Explanation: For the purpose of this clause, an association of persons or a body of individual or a local authority or an artificial juridical person shall be deemed to be a person, whether or not such person or body or authority or juridical person was formed or established or incorporated with the object of deriving income, profits or gains.
The above definition of “Person” reveals that an association of persons can only be called person when they provide some collective activity. In the instant situation, the co-owners has not collectively given any property on rent, they have only given their 1/3rd share on rent. The co-owners are only liable for service tax on the rent received in the individual capacity, if they are below exemption limit of Rs. 10 Lac because their share in the property is ascertainable. This could not be the case of department that share’s of co-owners in the property are not ascertainable. The Section 26 of Income Tax Act, 1962 stipulates that where a property consisting of building and lands appurtenant thereto is owned by two or more persons and their respective shares are definite and ascertainable, there such persons shall not in respect of such property be assessed as an association of persons. The point in the instant situation is every co-owner has to show his/her renting income individually in its income tax returns as per his definite share and not collectively with separate clauses in agreement.

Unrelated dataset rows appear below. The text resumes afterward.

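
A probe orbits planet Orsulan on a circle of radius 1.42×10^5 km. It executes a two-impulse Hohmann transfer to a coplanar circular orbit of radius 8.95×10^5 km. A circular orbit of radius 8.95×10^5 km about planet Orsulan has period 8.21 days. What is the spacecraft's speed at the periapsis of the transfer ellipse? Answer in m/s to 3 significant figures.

From Kepler's third law T² = 4π²r³/μ at r = 8.95×10^5 km, T = 8.21 days = 8.21 × 86400 s = 7.09344×10^5 s: μ = 4π²r³/T² = 5.62490×10^7 km³/s².
Semi-major axis of the transfer orbit: a_t = (1.420×10^5 + 8.950×10^5)/2 = 5.185×10^5 km.
The periapsis of the transfer ellipse is at r = 1.420×10^5 km.
From the vis-viva equation, v = √[μ(2/r − 1/a_t)] = 26.15 km/s.

v = 26100 m/s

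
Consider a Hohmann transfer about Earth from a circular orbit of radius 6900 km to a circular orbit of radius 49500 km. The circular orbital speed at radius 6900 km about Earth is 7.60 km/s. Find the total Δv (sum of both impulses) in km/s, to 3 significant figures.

From the circular-orbit relation v² = μ/r at r = 6900 km: μ = v²r = (7.60)² × 6900 = 3.98544×10^5 km³/s².
Transfer-ellipse semi-major axis a_t = (r₁ + r₂)/2 = (6900 + 49500)/2 = 28200 km.
At r₁ the circular-orbit speed is v₁ = √(μ/r₁) = 7.6000 km/s.
Transfer-orbit speed at r₁ (vis-viva equation): v_p = √[μ(2/r₁ − 1/a_t)] = 10.069 km/s.
First burn Δv₁ = |v_p − v₁| = 2.469 km/s.
Circular speed at r₂: v₂ = √(μ/r₂) = 2.8375 km/s.
Transfer-orbit speed at r₂: v_a = √[μ(2/r₂ − 1/a_t)] = 1.4036 km/s.
Second burn Δv₂ = |v₂ − v_a| = 1.434 km/s.
Total Δv = Δv₁ + Δv₂ = 3.903 km/s.

Δv = 3.90 km/s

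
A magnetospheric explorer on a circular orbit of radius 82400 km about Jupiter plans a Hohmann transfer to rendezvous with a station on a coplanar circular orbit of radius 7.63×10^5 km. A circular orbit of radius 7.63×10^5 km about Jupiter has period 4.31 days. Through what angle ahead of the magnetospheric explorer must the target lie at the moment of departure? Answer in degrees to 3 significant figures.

From Kepler's third law T² = 4π²r³/μ at r = 7.63×10^5 km, T = 4.31 days = 4.31 × 86400 s = 3.72384×10^5 s: μ = 4π²r³/T² = 1.26459×10^8 km³/s².
Transfer-ellipse semi-major axis a_t = (r₁ + r₂)/2 = (82400 + 7.630×10^5)/2 = 4.227×10^5 km.
Transfer time t = π√(a_t³/μ) = 76775 s.
Target angular speed ω₂ = √(μ/r₂³) = 1.6873×10^-5 rad/s.
Angle swept by the target during transfer: ω₂·t = 1.2954 rad = 74.22°.
Arrival is 180° from departure on the ellipse, so φ = 180° − 74.22° = 106°.

φ = 106°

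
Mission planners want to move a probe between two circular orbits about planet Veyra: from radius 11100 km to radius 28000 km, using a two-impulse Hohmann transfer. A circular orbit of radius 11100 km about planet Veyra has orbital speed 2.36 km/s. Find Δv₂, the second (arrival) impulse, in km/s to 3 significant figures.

From the circular-orbit relation v² = μ/r at r = 11100 km: μ = v²r = (2.36)² × 11100 = 61822.6 km³/s².
The Hohmann ellipse has a_t = (r₁ + r₂)/2 = 19550 km.
Circular speed at r = 28000 km: v_c = √(μ/r) = 1.48592 km/s.
Vis-viva on the transfer ellipse at r = 28000 km gives v_t = √[μ(2/r − 1/a_t)] = 1.11965 km/s.
Δv₂ = |v_t − v_c| = |1.11965 − 1.48592| = 0.3663 km/s.

Δv₂ = 0.366 km/s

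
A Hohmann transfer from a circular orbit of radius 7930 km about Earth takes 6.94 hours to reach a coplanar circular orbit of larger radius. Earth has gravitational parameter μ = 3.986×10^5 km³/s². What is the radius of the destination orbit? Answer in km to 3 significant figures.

r₂ = 50700 km

Transfer time t = 6.94 hours = 24984 s, and t = π√(a_t³/μ).
So a_t = (μ t²/π²)^(1/3) = (3.986×10^5 × (24984)² / π²)^(1/3) = 29322 km.
Since a_t = (r₁ + r₂)/2, r₂ = 2a_t − r₁ = 2×29322 − 7930 = 50714 km.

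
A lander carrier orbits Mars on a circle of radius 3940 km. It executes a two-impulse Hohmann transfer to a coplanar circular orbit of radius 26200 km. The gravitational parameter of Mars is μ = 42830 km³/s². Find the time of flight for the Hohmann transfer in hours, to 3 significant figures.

Transfer-ellipse semi-major axis a_t = (r₁ + r₂)/2 = (3940 + 26200)/2 = 15070 km.
Half the transfer-orbit period gives t = π√(a_t³/μ) = 28080 s.
Converting: 28080 s ÷ 3600 s/hour = 7.80 hours.

t = 7.80 hours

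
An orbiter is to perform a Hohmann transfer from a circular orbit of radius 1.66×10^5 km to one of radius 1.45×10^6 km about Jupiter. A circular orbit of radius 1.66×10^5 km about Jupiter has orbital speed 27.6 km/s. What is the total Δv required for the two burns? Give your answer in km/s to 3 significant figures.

From the circular-orbit relation v² = μ/r at r = 1.66×10^5 km: μ = v²r = (27.6)² × 1.66×10^5 = 1.26452×10^8 km³/s².
Transfer-ellipse semi-major axis a_t = (r₁ + r₂)/2 = (1.660×10^5 + 1.450×10^6)/2 = 8.080×10^5 km.
At r₁ the circular-orbit speed is v₁ = √(μ/r₁) = 27.600 km/s.
Transfer-orbit speed at r₁ (v² = μ(2/r − 1/a)): v_p = √[μ(2/r₁ − 1/a_t)] = 36.973 km/s.
First burn Δv₁ = |v_p − v₁| = 9.373 km/s.
At r₂, v₂ = √(μ/r₂) = 9.339 km/s.
Transfer-orbit speed at r₂: v_a = √[μ(2/r₂ − 1/a_t)] = 4.233 km/s.
Second burn Δv₂ = |v₂ − v_a| = 5.106 km/s.
Δv = Δv₁ + Δv₂ = 9.373 + 5.106 = 14.48 km/s.

Δv = 14.5 km/s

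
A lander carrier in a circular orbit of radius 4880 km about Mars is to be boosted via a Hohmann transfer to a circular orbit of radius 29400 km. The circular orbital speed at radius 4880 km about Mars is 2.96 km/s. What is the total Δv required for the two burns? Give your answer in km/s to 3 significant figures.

From the circular-orbit relation v² = μ/r at r = 4880 km: μ = v²r = (2.96)² × 4880 = 42756.6 km³/s².
The Hohmann ellipse has a_t = (r₁ + r₂)/2 = 17140 km.
At r₁ the circular-orbit speed is v₁ = √(μ/r₁) = 2.9600 km/s.
Transfer-orbit speed at r₁ (vis-viva): v_p = √[μ(2/r₁ − 1/a_t)] = 3.8767 km/s.
First burn Δv₁ = |v_p − v₁| = 0.9167 km/s.
At r₂, v₂ = √(μ/r₂) = 1.206 km/s.
Transfer-orbit speed at r₂: v_a = √[μ(2/r₂ − 1/a_t)] = 0.6435 km/s.
Second burn Δv₂ = |v₂ − v_a| = 0.5625 km/s.
Δv = Δv₁ + Δv₂ = 0.9167 + 0.5625 = 1.479 km/s.

Δv = 1.48 km/s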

4) Also, in the numerous cases the Hon’ble CESTAT has held that benefit of SSI exemption has to be given to every owner of the property in a separate manner. The citation of theses decisions are as follows:
2012-TIOL-1272-CESTAT-AHM, 2012-TIOl-1205-CESTAT-AHM, 2013(31) STR 239(Tri-Ahmd), 2013(31) STR 511 (Tri-Ahmd), 2013(31) STR 329 (Tri-Ahmd) & -2013(31) STR 325 (Tri-Ahmd)
5) Also, the there is neither any willful misstatement, concealment nor suppression with an intent to evade service tax in this situation because its a matter of interpretation as tax of renting of immovable property itself was made liable from 2007 by Finance Act, 2010 by retrospective amendment. Hence, no extended period and penalty provisions invocable in this situation.
Moreover, no decision on stay has been come in light which deals with the issue of fight between SSI Exemption and co-owners, of any other bench of CESTAT. If any facts will go to any other Bench of Hon’ble Tribunal then bench has to grant the unconditional stay or will refer the matter to Larger Bench as similar bench of other tribunal has already granted the stay on the same situation.